Ainda que sem relacionar diretamente uma coisa com a outra, o jornal teve a competência de mostrar, domingo passado, o outro lado da moeda em que todos teimam ver unicamente parlamentares gazeteiros. Refiro-me à reportagem destacada no capa da Folha com o título "Presidente faz mais leis que o Legislativo".
Em outras palavras, o absenteísmo congressual vem bem a calhar para um Executivo que já se apega à comodidade de governar o país por medidas provisórias (MPs), seguindo os passos duvidosos de Fernando Collor (160 MPs) e Itamar Franco (505 MPs). Não é também uma forma de legislar em causa própria?

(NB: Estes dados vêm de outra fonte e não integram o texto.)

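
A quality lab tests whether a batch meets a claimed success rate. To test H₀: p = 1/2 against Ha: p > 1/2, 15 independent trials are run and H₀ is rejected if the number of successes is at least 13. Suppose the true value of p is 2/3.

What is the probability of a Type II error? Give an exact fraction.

A Type II error is failing to reject when Ha holds: with p = 2/3, β = P(X ≤ 12).
Equivalently, β = 1 − P(X ≥ 13) = 13210219/14348907.

13210219/14348907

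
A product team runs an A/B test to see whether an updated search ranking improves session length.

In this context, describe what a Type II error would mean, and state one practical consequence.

With the conventional null hypothesis that the new design has no effect on session length:
A Type II error is failing to reject H₀ when H₀ is false.
Here that means keeping the current design when actually the new design increases session length.

A Type II error would mean concluding that the new design has no effect on session length (or at least failing to establish that the new design increases session length) when in fact the new design increases session length. Consequence: a genuinely better design is discarded.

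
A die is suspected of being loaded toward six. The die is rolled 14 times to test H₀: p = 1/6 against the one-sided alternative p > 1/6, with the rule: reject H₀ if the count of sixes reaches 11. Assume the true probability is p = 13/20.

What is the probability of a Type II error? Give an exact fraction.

A Type II error is failing to reject when Ha holds: with p = 13/20, β = P(S ≤ 10).
Adding the binomial probabilities P(S=0)+…+P(S=10) at p = 13/20 gives 638569946045404807/819200000000000000.

638569946045404807/819200000000000000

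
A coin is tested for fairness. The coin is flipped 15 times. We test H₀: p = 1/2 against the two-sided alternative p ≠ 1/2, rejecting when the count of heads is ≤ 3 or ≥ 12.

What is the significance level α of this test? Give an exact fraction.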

Em todo o caso, uma usurpação da função legislativa, do mesmo modo como faziam os militares que perseguiam e prendiam os tucanos que agora detêm o mando (falo dos que não vieram da Arena, claro).
Afirmo isso não para comprovar uma platitude (o mundo dá voltas...). Faço-o com a intenção de repisar que o apedrejamento do Congresso pode começar com indignação com as faltas objetivas dessa instituição e terminar aplacando um apetite irracional por retaliação. O que certamente não contribuirá para civilizar os costumes políticos do país, uma vez que se reduz a ancestral crise do Estado –o verdadeiro cancro por combater– à falta de vergonha de meio milhar de "políticos".

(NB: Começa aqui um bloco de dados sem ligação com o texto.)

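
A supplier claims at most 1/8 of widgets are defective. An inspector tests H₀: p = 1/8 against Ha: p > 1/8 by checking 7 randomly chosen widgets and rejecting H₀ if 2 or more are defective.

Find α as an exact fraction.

The significance level is the probability, assuming p = 1/8, of seeing 2 or more defectives in 7 draws.
Via the complement, α = 1 − Σ_{j=0}^{1} C(7,j)(1/8)^j(7/8)^{7-j} = 225033/1048576.

225033/1048576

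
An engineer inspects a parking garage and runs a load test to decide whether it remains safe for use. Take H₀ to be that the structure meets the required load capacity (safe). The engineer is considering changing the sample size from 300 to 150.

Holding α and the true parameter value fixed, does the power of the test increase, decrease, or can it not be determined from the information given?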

Como a adúltera abatida por projéteis fundamentalistas, o Congresso pode tornar-se o símbolo de uma forma regressiva e bárbara de punição, que depõe mais contra quem dela lança mão e quem a tudo assiste sem reagir.

Na coluna de domingo passado, deixei no ar a idéia de que a lista dos votos de deputados em relação à anistia de Humberto Lucena não tinha sido publicada na edição Nacional da Folha. Foi, ainda que um dia depois da edição São Paulo. Mais precisamente, na sexta-feira, 20 de janeiro, à pág. 1-4.